The most recent occurred two years ago, when European suppliers of steel and aluminum packaging commissioned a study by Germany’s Fraunhofer Institute for Process Engineering and Packaging on the efficacy of metal packaging in microwaves. Heating times were longer than in comparable plastic containers, researchers concluded, but more uniform heat transfer occurred. Moreover, in 1,000 experiments there wasn’t a single incidence of sparking. Some caveats exist: shallow and wide metal containers are required, lids should be removed, and a single container should be placed in the middle of oven, without touching the walls.
“I don’t know what is holding back a transition to metal,” sighs Mike Dunleavy, communications director for Crown Holdings (Crown Food Europe helped fund the Fraunhofer study). “It’s an effective tool, it’s completely recyclable, and a number of microwave containers have some metal on them, but no one has gone to a whole metal container.”
Steak and kidney pies in tinned plates are sold in Europe, and Dunleavy suspects some buyers opt for the convenience of a microwave over a convection oven when heating them at home.

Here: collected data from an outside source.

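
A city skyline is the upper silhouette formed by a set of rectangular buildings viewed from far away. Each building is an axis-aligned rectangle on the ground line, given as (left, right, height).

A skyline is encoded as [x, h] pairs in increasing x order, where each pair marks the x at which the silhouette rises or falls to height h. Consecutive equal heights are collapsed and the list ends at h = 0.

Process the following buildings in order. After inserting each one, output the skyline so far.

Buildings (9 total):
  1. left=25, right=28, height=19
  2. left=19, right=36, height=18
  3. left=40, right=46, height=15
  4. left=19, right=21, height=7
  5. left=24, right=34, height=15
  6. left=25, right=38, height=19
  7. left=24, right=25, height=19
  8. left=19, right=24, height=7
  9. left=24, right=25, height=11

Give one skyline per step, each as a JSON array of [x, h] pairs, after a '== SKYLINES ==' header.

== SKYLINES ==
[[25,19],[28,0]]
[[19,18],[25,19],[28,18],[36,0]]
[[19,18],[25,19],[28,18],[36,0],[40,15],[46,0]]
[[19,18],[25,19],[28,18],[36,0],[40,15],[46,0]]
[[19,18],[25,19],[28,18],[36,0],[40,15],[46,0]]
[[19,18],[25,19],[38,0],[40,15],[46,0]]
[[19,18],[24,19],[38,0],[40,15],[46,0]]
[[19,18],[24,19],[38,0],[40,15],[46,0]]
[[19,18],[24,19],[38,0],[40,15],[46,0]]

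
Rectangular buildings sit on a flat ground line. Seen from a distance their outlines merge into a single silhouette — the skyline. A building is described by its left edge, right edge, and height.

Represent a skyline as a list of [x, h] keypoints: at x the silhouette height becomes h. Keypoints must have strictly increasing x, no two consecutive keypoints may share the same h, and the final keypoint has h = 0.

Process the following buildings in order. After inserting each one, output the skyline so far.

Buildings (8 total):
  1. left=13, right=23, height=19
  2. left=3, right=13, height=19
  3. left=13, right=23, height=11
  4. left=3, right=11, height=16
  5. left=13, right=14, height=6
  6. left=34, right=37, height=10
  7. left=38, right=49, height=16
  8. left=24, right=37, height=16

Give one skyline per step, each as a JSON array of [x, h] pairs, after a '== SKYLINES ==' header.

== SKYLINES ==
[[13,19],[23,0]]
[[3,19],[23,0]]
[[3,19],[23,0]]
[[3,19],[23,0]]
[[3,19],[23,0]]
[[3,19],[23,0],[34,10],[37,0]]
[[3,19],[23,0],[34,10],[37,0],[38,16],[49,0]]
[[3,19],[23,0],[24,16],[37,0],[38,16],[49,0]]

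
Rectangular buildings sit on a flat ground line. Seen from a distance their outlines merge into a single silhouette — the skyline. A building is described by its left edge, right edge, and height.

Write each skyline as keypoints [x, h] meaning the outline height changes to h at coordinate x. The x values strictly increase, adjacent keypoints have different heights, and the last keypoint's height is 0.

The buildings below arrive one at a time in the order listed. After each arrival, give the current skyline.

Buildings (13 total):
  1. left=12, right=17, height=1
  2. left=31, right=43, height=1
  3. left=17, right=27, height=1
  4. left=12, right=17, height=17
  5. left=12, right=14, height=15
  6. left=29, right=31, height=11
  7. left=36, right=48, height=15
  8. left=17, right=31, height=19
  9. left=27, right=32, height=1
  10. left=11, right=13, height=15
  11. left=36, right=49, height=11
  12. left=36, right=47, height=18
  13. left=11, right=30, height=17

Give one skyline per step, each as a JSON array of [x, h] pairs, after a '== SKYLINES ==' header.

== SKYLINES ==
[[12,1],[17,0]]
[[12,1],[17,0],[31,1],[43,0]]
[[12,1],[27,0],[31,1],[43,0]]
[[12,17],[17,1],[27,0],[31,1],[43,0]]
[[12,17],[17,1],[27,0],[31,1],[43,0]]
[[12,17],[17,1],[27,0],[29,11],[31,1],[43,0]]
[[12,17],[17,1],[27,0],[29,11],[31,1],[36,15],[48,0]]
[[12,17],[17,19],[31,1],[36,15],[48,0]]
[[12,17],[17,19],[31,1],[36,15],[48,0]]
[[11,15],[12,17],[17,19],[31,1],[36,15],[48,0]]
[[11,15],[12,17],[17,19],[31,1],[36,15],[48,11],[49,0]]
[[11,15],[12,17],[17,19],[31,1],[36,18],[47,15],[48,11],[49,0]]
[[11,17],[17,19],[31,1],[36,18],[47,15],[48,11],[49,0]]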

Though he lacks evidence, “people go for ease,” he reasons.
Myths and misunderstandings surrounding microwaves and metal are fading, Dunleavy believes, but the future of specialty containers with metal remains uncertain. “It’s up to the CPGs to take the lead with consumers,” he concludes. If that ever happens, it’s likely to be in Europe.
‘Working to make sustainability sustainable'
Sustainability skeptics saw the Great Recession as the death knell for efforts to wring waste and reduce greenhouse gas (GHG) emissions from packaging and production. Instead, the sustainability movement is gaining momentum, with the beast of Bentonville prodding food companies to get involved.Wal-Mart’s sustainable-packaging scorecard was unveiled at Pack Expo in Chicago in fall 2006, and since then the mass merchandiser has expanded beyond packaging, urging suppliers to critically evaluate all of their practices. At a meeting in July with 1,500 suppliers and sustainability leaders, the company announced development of a global sustainable product index. “At Wal-Mart, we’re working to make sustainability sustainable, so that it’s a priority in good times and in the tough times,” proclaimed president and CEO Mike Duke.

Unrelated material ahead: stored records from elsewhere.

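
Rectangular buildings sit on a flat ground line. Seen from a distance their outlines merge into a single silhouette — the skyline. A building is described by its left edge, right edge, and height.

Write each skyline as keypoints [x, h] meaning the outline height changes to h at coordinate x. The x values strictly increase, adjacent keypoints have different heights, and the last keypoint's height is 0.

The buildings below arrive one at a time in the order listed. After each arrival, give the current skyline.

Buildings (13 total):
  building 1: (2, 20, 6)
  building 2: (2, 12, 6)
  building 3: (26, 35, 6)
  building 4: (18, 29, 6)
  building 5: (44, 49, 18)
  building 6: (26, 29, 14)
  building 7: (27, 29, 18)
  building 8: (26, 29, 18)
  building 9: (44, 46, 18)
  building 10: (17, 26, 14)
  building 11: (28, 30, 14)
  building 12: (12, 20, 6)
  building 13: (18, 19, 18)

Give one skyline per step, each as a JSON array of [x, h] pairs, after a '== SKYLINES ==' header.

== SKYLINES ==
[[2,6],[20,0]]
[[2,6],[20,0]]
[[2,6],[20,0],[26,6],[35,0]]
[[2,6],[35,0]]
[[2,6],[35,0],[44,18],[49,0]]
[[2,6],[26,14],[29,6],[35,0],[44,18],[49,0]]
[[2,6],[26,14],[27,18],[29,6],[35,0],[44,18],[49,0]]
[[2,6],[26,18],[29,6],[35,0],[44,18],[49,0]]
[[2,6],[26,18],[29,6],[35,0],[44,18],[49,0]]
[[2,6],[17,14],[26,18],[29,6],[35,0],[44,18],[49,0]]
[[2,6],[17,14],[26,18],[29,14],[30,6],[35,0],[44,18],[49,0]]
[[2,6],[17,14],[26,18],[29,14],[30,6],[35,0],[44,18],[49,0]]
[[2,6],[17,14],[18,18],[19,14],[26,18],[29,14],[30,6],[35,0],[44,18],[49,0]]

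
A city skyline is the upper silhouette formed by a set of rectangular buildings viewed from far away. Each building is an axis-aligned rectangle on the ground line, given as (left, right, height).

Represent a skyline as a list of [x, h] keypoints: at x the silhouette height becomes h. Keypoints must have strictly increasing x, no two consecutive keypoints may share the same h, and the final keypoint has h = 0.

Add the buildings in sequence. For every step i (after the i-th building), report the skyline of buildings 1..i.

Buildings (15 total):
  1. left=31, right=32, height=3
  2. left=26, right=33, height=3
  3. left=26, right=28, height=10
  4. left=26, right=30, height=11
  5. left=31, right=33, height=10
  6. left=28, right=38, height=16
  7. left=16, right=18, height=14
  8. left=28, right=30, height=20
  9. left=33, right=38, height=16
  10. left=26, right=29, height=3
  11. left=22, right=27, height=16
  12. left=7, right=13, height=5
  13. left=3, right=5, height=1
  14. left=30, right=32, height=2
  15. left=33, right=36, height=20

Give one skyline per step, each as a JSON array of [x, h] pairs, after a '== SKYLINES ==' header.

== SKYLINES ==
[[31,3],[32,0]]
[[26,3],[33,0]]
[[26,10],[28,3],[33,0]]
[[26,11],[30,3],[33,0]]
[[26,11],[30,3],[31,10],[33,0]]
[[26,11],[28,16],[38,0]]
[[16,14],[18,0],[26,11],[28,16],[38,0]]
[[16,14],[18,0],[26,11],[28,20],[30,16],[38,0]]
[[16,14],[18,0],[26,11],[28,20],[30,16],[38,0]]
[[16,14],[18,0],[26,11],[28,20],[30,16],[38,0]]
[[16,14],[18,0],[22,16],[27,11],[28,20],[30,16],[38,0]]
[[7,5],[13,0],[16,14],[18,0],[22,16],[27,11],[28,20],[30,16],[38,0]]
[[3,1],[5,0],[7,5],[13,0],[16,14],[18,0],[22,16],[27,11],[28,20],[30,16],[38,0]]
[[3,1],[5,0],[7,5],[13,0],[16,14],[18,0],[22,16],[27,11],[28,20],[30,16],[38,0]]
[[3,1],[5,0],[7,5],[13,0],[16,14],[18,0],[22,16],[27,11],[28,20],[30,16],[33,20],[36,16],[38,0]]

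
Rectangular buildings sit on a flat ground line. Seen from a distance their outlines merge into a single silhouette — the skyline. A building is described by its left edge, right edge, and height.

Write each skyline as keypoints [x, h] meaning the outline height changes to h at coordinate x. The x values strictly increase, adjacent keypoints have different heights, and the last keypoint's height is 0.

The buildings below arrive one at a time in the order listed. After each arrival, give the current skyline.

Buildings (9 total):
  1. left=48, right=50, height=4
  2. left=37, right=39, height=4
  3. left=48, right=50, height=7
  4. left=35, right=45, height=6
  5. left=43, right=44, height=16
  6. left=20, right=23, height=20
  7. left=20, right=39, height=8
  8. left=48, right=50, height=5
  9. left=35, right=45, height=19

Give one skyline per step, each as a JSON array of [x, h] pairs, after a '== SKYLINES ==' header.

== SKYLINES ==
[[48,4],[50,0]]
[[37,4],[39,0],[48,4],[50,0]]
[[37,4],[39,0],[48,7],[50,0]]
[[35,6],[45,0],[48,7],[50,0]]
[[35,6],[43,16],[44,6],[45,0],[48,7],[50,0]]
[[20,20],[23,0],[35,6],[43,16],[44,6],[45,0],[48,7],[50,0]]
[[20,20],[23,8],[39,6],[43,16],[44,6],[45,0],[48,7],[50,0]]
[[20,20],[23,8],[39,6],[43,16],[44,6],[45,0],[48,7],[50,0]]
[[20,20],[23,8],[35,19],[45,0],[48,7],[50,0]]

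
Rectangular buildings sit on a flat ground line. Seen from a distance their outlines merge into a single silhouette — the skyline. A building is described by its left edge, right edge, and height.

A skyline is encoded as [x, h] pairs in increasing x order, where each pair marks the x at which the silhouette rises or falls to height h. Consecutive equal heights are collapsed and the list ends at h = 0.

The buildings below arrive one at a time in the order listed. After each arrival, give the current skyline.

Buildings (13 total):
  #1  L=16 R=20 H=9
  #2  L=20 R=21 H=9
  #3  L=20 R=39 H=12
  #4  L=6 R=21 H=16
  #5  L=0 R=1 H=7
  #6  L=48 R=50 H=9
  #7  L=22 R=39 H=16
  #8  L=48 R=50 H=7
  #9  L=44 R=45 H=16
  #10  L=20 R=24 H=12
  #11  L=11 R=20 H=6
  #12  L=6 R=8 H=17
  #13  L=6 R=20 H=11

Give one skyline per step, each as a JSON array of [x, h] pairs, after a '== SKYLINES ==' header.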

Suppliers are strongly encouraged to benchmark and quantify their GHG emissions, solid-waste levels and resource use and to provide transparency to their efforts to reduce them. Its customers want product lifecycle information, Duke maintained, and packaging is low-hanging fruit in delivering responsible products. It also provides attractive returns: a 5% cut in primary and secondary packaging would lower its global supply-chain costs $11 billion by 2013, the retailer estimates, with $3.4 billion of that flowing directly into Wal-Mart’s coffers.